Since this thread was posted I have tested Type light, Type 2.2 and Type 3.0 on Windows 7 without any problems. Type 3.0 also includes some enhancements for Windows 7.
I am interested to hear any other reports, or receive any assistance in isolating the cause (there have only been a few reported cases). This maybe a specific hardware or software compatibility issue (possibly 64 bit? - I have not tested on 64 bit systems).
Post by bruceuncle on Jun 19, 2011 18:49:29 GMT -5
I'm running Win7 64-bit on an I5-750. Type V3.0.011 is installed and generally runs OK.
I say 'generally' as I've had an occasional 'Unhandled exception' along the same lines as the one Scott posted. And every now and then, the glyphs view in the mapping window goes blank and I get a 'not responding'. If I've been quickly doing a lot of glyph manipulation repetitively, this will resolve itself if I just wait (for some threads to 'catch up' maybe?). But it can also be terminal sometimes. As you suggest in the manual - Save Often!
And one that I cannot understand: If I create a new font and import single-character glyphs into it, it warns me that only the first 50 will be saved when I try to save as TTF. And sure enough, it does only save the first 50 - just like the Typelight and Type trial versions. The single-character glyphs originally were created and saved from both the Typelight and trial Type versions. It left me wondering if you 'clobbered' the glyph files produced by those versions to prevent users creating more than 50 glyphs by saving them singly - like I did.
A workaround seems to be to open an existing Windows font (a copy I hasten to add) trash its contents and import into that. But its a lot more effort as the names and metrics all have to be changed and I would be concerned about copyright violations.
The above comments are far from deal-breakers. The software is just what I needed for my purposes (a keyboard and mouse symbol font for specific documentation). A great product overall.

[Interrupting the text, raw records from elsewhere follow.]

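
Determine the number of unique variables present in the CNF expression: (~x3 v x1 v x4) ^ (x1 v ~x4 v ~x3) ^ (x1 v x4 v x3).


Identify each distinct variable in the formula.
Variables found: x1, x3, x4.
Total distinct variables = 3.

3


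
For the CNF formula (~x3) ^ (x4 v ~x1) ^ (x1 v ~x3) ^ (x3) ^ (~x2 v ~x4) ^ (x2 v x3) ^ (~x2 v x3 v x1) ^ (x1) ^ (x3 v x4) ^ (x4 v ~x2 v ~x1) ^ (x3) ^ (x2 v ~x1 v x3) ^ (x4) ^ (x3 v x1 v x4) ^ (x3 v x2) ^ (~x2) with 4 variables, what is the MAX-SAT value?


Enumerate all 16 truth assignments.
For each, count how many of the 16 clauses are satisfied.
The formula is not fully satisfiable, so the maximum is below 16.
Maximum simultaneously satisfiable clauses = 15.

15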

One request: The CR8tracer manual refers to creating glyph files in ASCII sequence to make the mapping in Type a one-hit process. It refers to a page in the Type 2.2 manual. I've scoured the Type 3.0 manual and can find no similar reference. So what's the process?
Post by Allan Murray on Jun 20, 2011 2:35:01 GMT -5
To map several glyphs at once: 1. Make sure that the first glyph is selected in the edit window 2. Click the character in the mapping window that you want to map the first glyph to (it will turn blue) 3. While holding the shift key, click on the last character that you want to map to (the whole range of characters will be highlighted blue). 4. Press the map button. The glyphs will be mapped sequentially from the first character to the last.

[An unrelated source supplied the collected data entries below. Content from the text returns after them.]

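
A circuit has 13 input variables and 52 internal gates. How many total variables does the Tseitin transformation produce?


The Tseitin transformation introduces one auxiliary variable per gate.
Total variables = inputs + gates = 13 + 52 = 65.

65


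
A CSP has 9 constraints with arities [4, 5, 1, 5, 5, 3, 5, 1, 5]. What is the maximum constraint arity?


The arities are: 4, 5, 1, 5, 5, 3, 5, 1, 5.
Scan for the maximum value.
Maximum arity = 5.

5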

The reference seems to have got lost from the Type 3.0 manual. Will fix that on the next update.
Yes, glyph files created on the demo version (even though they may contain more than 50 glyphs) can only be used to export 50 glyph (max) fonts.
Post by bruceuncle on Jun 20, 2011 19:08:25 GMT -5
Many thanks for the prompt reply. And for the instructions on bulk mapping - works a treat.

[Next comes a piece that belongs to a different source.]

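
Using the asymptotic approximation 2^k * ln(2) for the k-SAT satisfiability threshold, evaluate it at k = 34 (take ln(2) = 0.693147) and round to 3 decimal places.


Using the asymptotic formula: threshold ~ 2^k * ln(2).
2^34 = 17179869184.
17179869184 * 0.693147 = 11908174785.282.

11908174785.282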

Now I've got the full version, I abandoned the glyphs I'd created with the demo and used the action script facility to do things a lot faster. That feature really makes this editor a very powerful tool. As the majority of my font's glyphs are keyboard characters, it's been really simple to import the basic keyboard character glyphs, scale them to fit the key outline, then centre them and past the outline over the top - all in one hit over the entire glyph set. Great! (Even if the language syntax does remind me of the olden days - coding in assembler.